Frankly, it was that way three years earlier when I was making decisions about my career. I went to college and chose engineering as my first major, because that’s what everybody said my college was known for and you could make a good living. It was easy to check the box and move on. Failing the calculus class negated that decision, and my next college major was accounting. Everybody said I could take over the family tax business when I finished. Sitting in classes and writing numbers in rows and lines of green/white paper for an hour made me realize that I couldn’t do it for 50 years. Then I changed majors several times within liberal arts based on whatever cool class I took that quarter.

Finally, the girl that would become my bride-to-be helped me figure out what it was I wanted to do. It was pretty simple, really. I loved studying my Bible and sharing what I learned. I loved the relationships built in among the guys in my small group. Turns out there was a career that combined those two things. Smart girl I married.

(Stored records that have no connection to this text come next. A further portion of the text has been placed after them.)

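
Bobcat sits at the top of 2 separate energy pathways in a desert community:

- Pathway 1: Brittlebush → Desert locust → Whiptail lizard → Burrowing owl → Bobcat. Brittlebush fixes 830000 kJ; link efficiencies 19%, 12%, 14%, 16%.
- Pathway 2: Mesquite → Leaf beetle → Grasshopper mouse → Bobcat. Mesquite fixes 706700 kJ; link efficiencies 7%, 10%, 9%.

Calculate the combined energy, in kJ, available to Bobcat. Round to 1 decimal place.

869.1 kJ

Pathway 1: 830000 × 0.19 × 0.12 × 0.14 × 0.16 = 423.8976 kJ
Pathway 2: 706700 × 0.07 × 0.1 × 0.09 = 445.221 kJ
Total at Bobcat: 423.8976 + 445.221 = 869.1186 kJ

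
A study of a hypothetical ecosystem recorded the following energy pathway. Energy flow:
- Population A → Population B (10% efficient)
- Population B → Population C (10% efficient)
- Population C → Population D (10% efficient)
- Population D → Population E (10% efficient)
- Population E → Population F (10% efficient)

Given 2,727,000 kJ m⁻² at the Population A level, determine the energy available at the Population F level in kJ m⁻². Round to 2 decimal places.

27.27 kJ m⁻²

Population B: 2727000 × 0.1 = 272700 kJ m⁻²
Population C: 272700 × 0.1 = 27270 kJ m⁻²
Population D: 27270 × 0.1 = 2727 kJ m⁻²
Population E: 2727 × 0.1 = 272.7 kJ m⁻²
Population F: 272.7 × 0.1 = 27.27 kJ m⁻²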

She put 2 & 2 together. I’m glad I followed her insights.

Now 24 years later, I feel like I’m staring at that overwhelming wall of place-settings again.

I walk into a flower store and think, “You know, being a florist might be kinda cool.”
I have a beer and think, “I could start a microbrewery.”
I watch a football game and think, “I could be a high school offensive coordinator.”
I listen to music and think, “I could write songs.”
I go to the movie and think, “I should be a movie critic.”

And so it goes…

It leads to a paralysis of sorts. All I want to do is walk around, browsing and killing time until I can get out of the store. Very John Cusack in Say Anything: “I don’t want to sell anything, buy anything, or process anything as a career. I don’t want to sell anything bought or processed, or buy anything sold or processed, or process anything sold, bought, or processed, or repair anything sold, bought, or processed. You know, as a career, I don’t want to do that. I can’t figure it all out tonight, sir. Tonight I just want to hang out with your daughter.”

And right now, I know what I don’t want.

After that, it’s wide open.

And it feels like there are too many options.